船井総研ホールディングス<9757>は5日、2020年12月期連結決算を発表した。売上高が前期比2.8%減の250.27億円、営業利益が同12.7%減の49.82億円、経常利益が同11.5%減の50.91億円、親会社株主に帰属する当期純利益が同9.6%減の34.98億円となった。

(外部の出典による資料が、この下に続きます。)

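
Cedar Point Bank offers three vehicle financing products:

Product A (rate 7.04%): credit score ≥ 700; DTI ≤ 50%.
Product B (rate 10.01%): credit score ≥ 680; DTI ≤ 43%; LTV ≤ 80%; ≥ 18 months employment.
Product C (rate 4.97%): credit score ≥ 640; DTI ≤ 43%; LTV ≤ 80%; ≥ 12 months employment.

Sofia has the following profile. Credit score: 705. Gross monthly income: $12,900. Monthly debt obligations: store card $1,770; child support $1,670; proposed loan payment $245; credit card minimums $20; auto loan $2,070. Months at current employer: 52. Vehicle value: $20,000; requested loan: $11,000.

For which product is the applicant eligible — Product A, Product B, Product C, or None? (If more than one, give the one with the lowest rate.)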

経営コンサルティング事業の売上高は前期比2.7%減の190.58億円、営業利益は同11.0%減の48.01億円となった。業務別では、WEB広告運用代行業務の売上高は大きく伸長したものの、経営研究会や対面型セミナーを自粛及びWEB開催へ移行したことにより、十分な営業活動が確保できず、当事業の売上高の60%以上を占める月次支援業務において受注が伸び悩むこととなった。また、業種別では、主力の住宅・不動産業界向けコンサルティング部門は増収を確保し、生産財メーカーやIT業界向けコンサルティング部門も売上高が伸長したものの、それ以外の業種別の各部門は厳しい状況となった。

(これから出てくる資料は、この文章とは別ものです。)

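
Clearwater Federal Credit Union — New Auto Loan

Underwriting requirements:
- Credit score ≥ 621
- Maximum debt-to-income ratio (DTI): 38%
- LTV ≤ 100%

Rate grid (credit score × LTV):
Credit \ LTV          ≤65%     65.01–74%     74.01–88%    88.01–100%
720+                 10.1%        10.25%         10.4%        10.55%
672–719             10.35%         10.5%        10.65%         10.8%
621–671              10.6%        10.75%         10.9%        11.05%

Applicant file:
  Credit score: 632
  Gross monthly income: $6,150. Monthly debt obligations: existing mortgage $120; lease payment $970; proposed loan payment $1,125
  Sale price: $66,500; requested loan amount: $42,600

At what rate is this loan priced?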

ロジスティクス事業の売上高は前期比8.0%増の26.38億円、営業利益は同9.6%減の3.11億円となった。物流オペレーション業務は、既存顧客の深耕や前連結会計年度に受注した新規顧客と順調に取引が継続したことにより、売上高は前期比約20%の増収となった。一方で、物流コンサルティング業務は、第1四半期連結会計期間までは計画どおりの売上高となったものの、第2四半期連結会計期間以降は新型コロナウイルス感染症の影響もあり、研究会会員数及び売上高ともに前期比で微減となった。また、物流トレーディング業務は、企業や人の移動が抑制されたことに伴い燃料販売量の減少により前期比で減収となった。

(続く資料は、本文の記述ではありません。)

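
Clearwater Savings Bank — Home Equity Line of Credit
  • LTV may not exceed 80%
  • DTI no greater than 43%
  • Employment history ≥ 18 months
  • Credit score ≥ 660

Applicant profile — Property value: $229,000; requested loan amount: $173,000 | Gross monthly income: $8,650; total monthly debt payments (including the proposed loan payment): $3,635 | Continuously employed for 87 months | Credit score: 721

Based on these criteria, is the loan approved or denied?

Approved

LTV = 173,000/229,000 = 75.5% ≤ 80%
DTI: 3,635 ÷ 8,650 = 42%, within the 43% cap
Employment 87 ≥ 18 months
Credit score 721 ≥ 660 (meets)
All criteria satisfied.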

ダイレクトリクルーティング事業の売上高は前期比9.1%減の23.31億円、営業損失は1.74億円(前期は0.80億円の損失)となった。第1四半期連結会計期間までは計画通りの売上高となったものの、第2四半期連結会計期間以降は新型コロナウイルス感染症の影響により、セミナー開催の中止等により新規受注活動が大きく制限されたこと、さらに、企業の求人数の減少に伴い採用広告出稿が減少したことにより、売上高は減収となった。



その他の売上高は前年同期比13.7%減の9.75億円、営業損失は0.88億円(前期は0.23億円の利益)となった。ITコンサルティング事業は、第3四半期連結会計期間以降はオンラインへの迅速な切り替え等により売上高は回復傾向となり増益となった。システム開発事業の売上高は微減にとどまったものの、社内開発コストや外注費の増加により減益となった。



2021年12月期通期の連結業績予想については、売上高が前期比11.9%増の280.00億円、営業利益が同14.4%増の57.00億円、経常利益が同12.9%増の57.50億円、親会社株主に帰属する当期純利益が同14.3%増の40.00億円を見込んでいる。

また、2021年12月期の1株当たり配当予想については、中間配当が21円、期末配当が25円、合計の年間配当額は46円と11期連続増配となる予想としている。